Zapta ilişkin hükümler emredici nitelikte olmadığından, alıcı ile satıcı arasında yapılacak bir anlaşma ile satıcının zapttan sorumluluğu sınırlandırabilir ya da kaldırılabilir. Bu durumda alıcı, satıcının zapttan sorumluluğuna gidemeyecektir. Ancak satıcı tarafından üçüncü kişinin hakkının bilerek gizlenmesi durumunda ise taraflar arasındaki anlaşma geçerliliğini kaybedecektir.

“…Satıcının zabta karşı tekeffül borcu satım sözleşmesinin kanun bir hükmi olması dolayısıyla kanuni bir borçtur. Satım sözleşmesinde bu hususta bir taahhüt bulunulmasının sonucu değildir. Ne var ki, taraflar bu sorumluluğu kaldıran veya daraltan sözleşme yapabilirler…[YHGK KT:15.02.2012 E:2011/19-597 K:2012/80]                                                                                                                                 

7) Zamanaşımı Süresi Dolmamış Olmalı

Zapttan sorumluluğa ilişkin kanunda herhangi bir süre bulunmamaktadır. Ancak genel zamanaşımı süresi olan on yıllık süreye tabi olacağı belirtilmektedir. Burada sürenin ne zaman işlemeye başlayacağı doktrinde tartışmalıdır. Ancak Yargıtay kararlarında zaptın gerçekleşme anını zamanaşımı süresi başlangıcı kabul etmektedir.         

“…Bilindiği üzere zapt, çok kez önceden bilinmesi ve kestirilmesi mümkün olmayan bir haldir. Bu itibarla zamanaşımı zaptın vaki olduğu tarihte başlar. Taşınmazın zaptına dair bulunan mahkeme kararının kesinleştiği tarih zamanaşımının başlangıcı olur. Diğer taraftan zapttan doğan davaların kaç yıllık zamanaşımına tabi olacağı hakkında kanunda bir hüküm yoktur. Öyleyse B.K.nun 125. Maddesi gereğince genel hükümlere bağlı kalınarak zamanaşımının 10 yıl süreli olduğunu kabul etmek gerekir…” [Yargıtay 1. HD KT:21.09.2011 E:2011/6761 K:2011/9035]

Zaptın Sonuçları

1) Tam Zapt Halinde

Tam zapt halinde, satılan üçüncü kişi tarafından alıcının elinden alınmakta ve böylece, ister mahkeme

kararı ile isterse de karar olmadan gerçekleşsin, satış sözleşmesi kendiliğinden sona ermiş sayılmaktadır. Tam zapt halinde alıcının hakları Türk Borçlar Kanunu’nun 217. Maddesinde sayılmıştır.

“3. Alıcının hakları

a. Tam zapt hâlinde

MADDE 217- Satılanın tamamı alıcının elinden alınmışsa, satış sözleşmesi kendiliğinden sona ermiş sayılır ve alıcı satıcıdan aşağıdaki istemlerde bulunabilir:

1. Satılandan elde ettiği veya elde etmeyi ihmal eylediği ürünlerin değeri indirilerek, ödemiş olduğu satış bedelinin faizi ile birlikte geri verilmesini.
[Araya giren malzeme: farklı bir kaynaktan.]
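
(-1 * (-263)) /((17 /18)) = 4734 /17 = 278.47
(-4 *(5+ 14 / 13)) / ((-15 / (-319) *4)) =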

2. Satılanı elinden alan üçüncü kişiden isteyemeyeceği giderleri.

3. Davayı satıcıya bildirmekle kaçınılabilecek olanlar dışında kalan bütün yargılama giderleri ile yargılama dışındaki giderleri.

4. Satılanın tamamen elinden alınması yüzünden doğrudan doğruya uğradığı diğer zararları.

Satıcı, kendisine hiçbir kusur yüklenemeyeceğini ispat etmedikçe, alıcının satılanın elinden alınması yüzünden uğramış olduğu diğer zararları da gidermekle yükümlüdür.”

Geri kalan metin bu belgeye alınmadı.